To Webber, those numbers help prove the system’s metrics for success are racially biased. “If you offer a more holistic and truer assessment of a range of talents and abilities that children can have, you’re going to see very different things,” she said.
Webber says the pandemic is an opportunity for school systems to rethink the way they do things.
“How do we serve Black children as children? Not as ‘underserved children’ or ‘at-risk’ children or ‘opportunity-gap’ children, but as children?” she asked. “I think if we allow ourselves just to imagine just a little bit, we might … come up with something a little more humane than what Black students have been experiencing in their classrooms.”
Troi Bechet, founder and CEO of the Center for Restorative Approaches, said that a first step in finding a solution is acknowledging systemic racism.

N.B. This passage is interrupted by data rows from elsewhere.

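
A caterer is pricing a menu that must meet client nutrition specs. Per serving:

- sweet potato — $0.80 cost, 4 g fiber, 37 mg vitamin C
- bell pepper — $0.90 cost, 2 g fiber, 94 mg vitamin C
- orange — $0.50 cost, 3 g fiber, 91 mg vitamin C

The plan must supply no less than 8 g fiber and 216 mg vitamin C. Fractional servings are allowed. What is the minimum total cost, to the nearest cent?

sweet potato only: max(8/4, 216/37) = 5.838 servings → $4.67.
bell pepper only: max(8/2, 216/94) = 4 servings → $3.60.
orange only: max(8/3, 216/91) = 2.667 servings → $1.33.
sweet potato + bell pepper with both tight: 1.06 servings and 1.881 servings → $2.54.
sweet potato + orange with both tight: 0.3162 servings and 2.245 servings → $1.38.
bell pepper + orange: intersection lies outside the first quadrant.
So the least-cost plan costs $1.33.

$1.33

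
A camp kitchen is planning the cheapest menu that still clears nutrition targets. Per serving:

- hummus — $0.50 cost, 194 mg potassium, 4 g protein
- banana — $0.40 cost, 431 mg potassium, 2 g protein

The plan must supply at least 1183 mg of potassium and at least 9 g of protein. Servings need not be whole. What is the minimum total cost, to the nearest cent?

$1.46

Two binding constraints pin down two serving amounts, so the optimal mix uses at most two foods. The candidates are each food alone (scaled to the tighter of potassium/protein) and each pair with both constraints tight.
hummus only: max(1183/194, 9/4) = 6.098 servings → $3.05.
banana only: max(1183/431, 9/2) = 4.5 servings → $1.80.
hummus + banana with both tight: 1.132 servings and 2.235 servings → $1.46.
Cheapest feasible corner: $1.46.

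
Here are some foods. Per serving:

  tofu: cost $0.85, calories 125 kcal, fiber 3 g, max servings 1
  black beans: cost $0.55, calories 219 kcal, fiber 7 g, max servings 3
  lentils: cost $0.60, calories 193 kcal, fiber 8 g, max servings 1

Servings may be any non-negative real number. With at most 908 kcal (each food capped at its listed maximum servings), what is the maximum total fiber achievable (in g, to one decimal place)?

30.4 g

Fiber per kcal: lentils 0.04145, black beans 0.03196, tofu 0.024.
Take 1 serving of lentils: uses 193 kcal, +8.0 g fiber (running total 8.0 g).
Take 3 servings of black beans: uses 657 kcal, +21.0 g fiber (running total 29.0 g).
Take 0.464 servings of tofu: uses 58 kcal, +1.4 g fiber (running total 30.4 g).
Greedy by best ratio exhausts the calories allowance optimally: 30.4 g.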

“They still have people who believe that (systemic racism does not exist),” Bechet said, “despite the fact that disparities are seen amongst people of color in every system that exists in the United States of America: education, employment, justice, housing.”
Bechet said that it’s not enough for schools to not be racist; they must be actively anti-racist. That means, she said, that schools need to strive toward equity and inclusion with their students.
Schools can start, she said, by including a commitment to equity and inclusion in their mission statement.
“That way, the community can hold schools accountable to that,” said Bechet. “Unless you explicitly state that, unless you explicitly talk about that when you’re hiring people, you’re not doing everything you can to move the needle toward equity.”